A mental health patient, released from hospital just days before brutally killing an Auckland pensioner, has been found guilty of murder.
Gabriel Hikari Yad-Elohim has been on trial for the murder of Michael David Mulholland in the High Court at Auckland during the past week-and-a-half.
Today, the jury returned their verdict.
Yad-Elohim will be remanded to the care of the Mason Clinic, Auckland's regional forensic psychiatry services unit, where he has been since shortly after his arrest in September last year.
He was convicted and will be sentenced next month.
Mulholland's body was found in the stairwell at the Western Springs flats where the 69-year-old lived on September 26.
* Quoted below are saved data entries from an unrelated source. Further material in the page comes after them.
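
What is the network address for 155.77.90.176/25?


IP:   10011011.01001101.01011010.10110000
Mask: 11111111.11111111.11111111.10000000
AND operation:
Net:  10011011.01001101.01011010.10000000
Network: 155.77.90.128/25


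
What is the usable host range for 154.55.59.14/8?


Network: 154.0.0.0
Broadcast: 154.255.255.255
First usable = network + 1
Last usable = broadcast - 1
Range: 154.0.0.1 to 154.255.255.254


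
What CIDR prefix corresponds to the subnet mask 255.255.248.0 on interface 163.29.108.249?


Binary: 11111111.11111111.11111000.00000000
Count leading 1s
Prefix: /21


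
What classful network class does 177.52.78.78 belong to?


First octet: 177
Binary: 10110001
10xxxxxx -> Class B (128-191)
Class B, default mask 255.255.0.0 (/16)


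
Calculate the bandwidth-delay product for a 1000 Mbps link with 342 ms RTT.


BDP = bandwidth * RTT
= 1000 Mbps * 342 ms
= 1000 * 1e6 * 342 / 1000 bits
= 342000000 bits
= 42750000 bytes
= 41748.0469 KB
BDP = 342000000 bits (42750000 bytes)


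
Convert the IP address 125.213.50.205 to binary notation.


125 = 01111101
213 = 11010101
50 = 00110010
205 = 11001101
Binary: 01111101.11010101.00110010.11001101


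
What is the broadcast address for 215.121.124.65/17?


Network: 215.121.0.0/17
Host bits = 15
Set all host bits to 1:
Broadcast: 215.121.127.255


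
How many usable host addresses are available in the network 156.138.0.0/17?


Host bits = 32 - 17 = 15
Total addresses = 2^15 = 32768
Usable = total - 2 (network and broadcast)
Usable hosts: 32766


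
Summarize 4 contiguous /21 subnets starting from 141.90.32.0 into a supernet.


Original prefix: /21
Number of subnets: 4 = 2^2
New prefix = 21 - 2 = 19
Supernet: 141.90.32.0/19


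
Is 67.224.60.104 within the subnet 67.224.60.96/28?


Subnet network: 67.224.60.96
Test IP AND mask: 67.224.60.96
Yes, 67.224.60.104 is in 67.224.60.96/28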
He was beaten to death by Yad-Elohim, a 30-year-old with a history of schizophrenia.
Crown prosecutor Kirsten Lummis had suggested the killing was a result of a "drug deal gone wrong" after Yad-Elohim had been trying to score meth on Karangahape Rd.
A third person, transgender woman Tai Hona Uru, intended to con and steal from Yad-Elohim and visited Mulholland's flat, the court heard. But Mulholland, who has no gang ties, had no drugs to offer when later Yad-Elohim knocked on his apartment door.
CCTV filmed the entire assault as Yad-Elohim pulled Mulholland from his flat after a brief verbal altercation and attacked him in the stairwell for about five or six minutes.
The visual footage, seen by the Herald, was suppressed from public release by Justice Gerard van Bohemen but shows Mulholland was quickly rendered unconscious.
Yad-Elohim was arrested in central Auckland the next day.
However, Yad-Elohim's defence team, led by Annabel Cresswell, said her client was legally insane at the time of the attack.
Yad-Elohim changed his name from Yuuki Watanabe to his Hebrew name, which translated means "hand or messenger of God".
Expert evidence by psychiatrist Dr James Cavney during the trial suggested Yad-Elohim was hearing voices, of Satan and God, telling him he had a "divine endorsement" to kill.
He also saw himself as a Japanese anime character with supernatural powers.
The Heraldearlier revealed Yad-Elohim was a patient at Auckland District Health Board's acute mental health unit, Te Whetu Tawera.
Herald sources said he had been released from its care only days before the killing.
The court heard during the trial Yad-Elohim was discharged from Te Whetu Tawera, by Dr Peter (William) McColl, the service clinical director, just three days before killing Mulholland.
"Te Whetu don't appear to want to take any responsibility for that release," Cresswell said during her closing address.
However, McColl stood by his decision and said neither he nor his team had "dropped the ball".
"Te Whetu Tawera is a pretty acute place, everyone there is pretty ill," he said.
"It was a good discharge, it was well thought through," McColl said. "This is what we do."
Defence lawyer Matthew Goodwin asked him: "Where are the safeguards, doctor, where are the safeguards for the community with this patient being released?"
McColl replied: "All the pieces were in place to follow up ... he was well, his symptoms had resolved.
"He no longer needed hospital-level care," McColl.
"You say that but three days after release he killed someone," Goodwin retorted.
Lummis she said during her closing address: "It is a very sad indictment on our community that we have just the 56 beds available for our acute mental health [patients] ... but this is not what this trial is about, it's about what happened in that stairwell."
After Mulholland's death, an external review was also conducted on the treatment given to Yad-Elohim while he was a patient at Te Whetu Tawera.
But, in what shocked the lawyers involved in the case, the findings weren't disclosed to a court or counsel for Yad-Elohim's legal proceedings.
The review showed the medical notes kept on Yad-Elohim were "misleading".
During the trial, the court heard Yad-Elohim, who was born in South Korea but identifies as Japanese, also believed he had a conversation with the spirit of Mulholland shortly after the attack.
The court was told the "voice" Yad-Elohim heard may have been Mulholland's death rattle.
After his arrest, when interviewed by Detective Ray Fa'aofo, Yad-Elohim also appears to raise his glass of water to a spirit in the room.
He told Fa'aofo: "I had no intention to kill."
"I will tell you everything," Yad-Elohim said.
Fa'aofo continued to interview the killer despite a request for a lawyer and in a later exchange with Detective Ruth Niu, Yad-Elohim was also not read his rights.
"I think Ray [Fa'aofo] knows 'cause everything cause it was on CCTV," Yad-Elohim said through his Japanese translator.
When Fa'aofo leaves the room, Yad-Elohim, dressed in a white boiler suit, starts ranting aggressively in Japanese and pacing about the room, the video of the interview shows.
A translated transcript, read by the Herald, says Yad-Elohim mentioned nirvana and Jesus several times.
The video ends with what Cresswell described as, Yad-Elohim "maniacally laughing" to himself.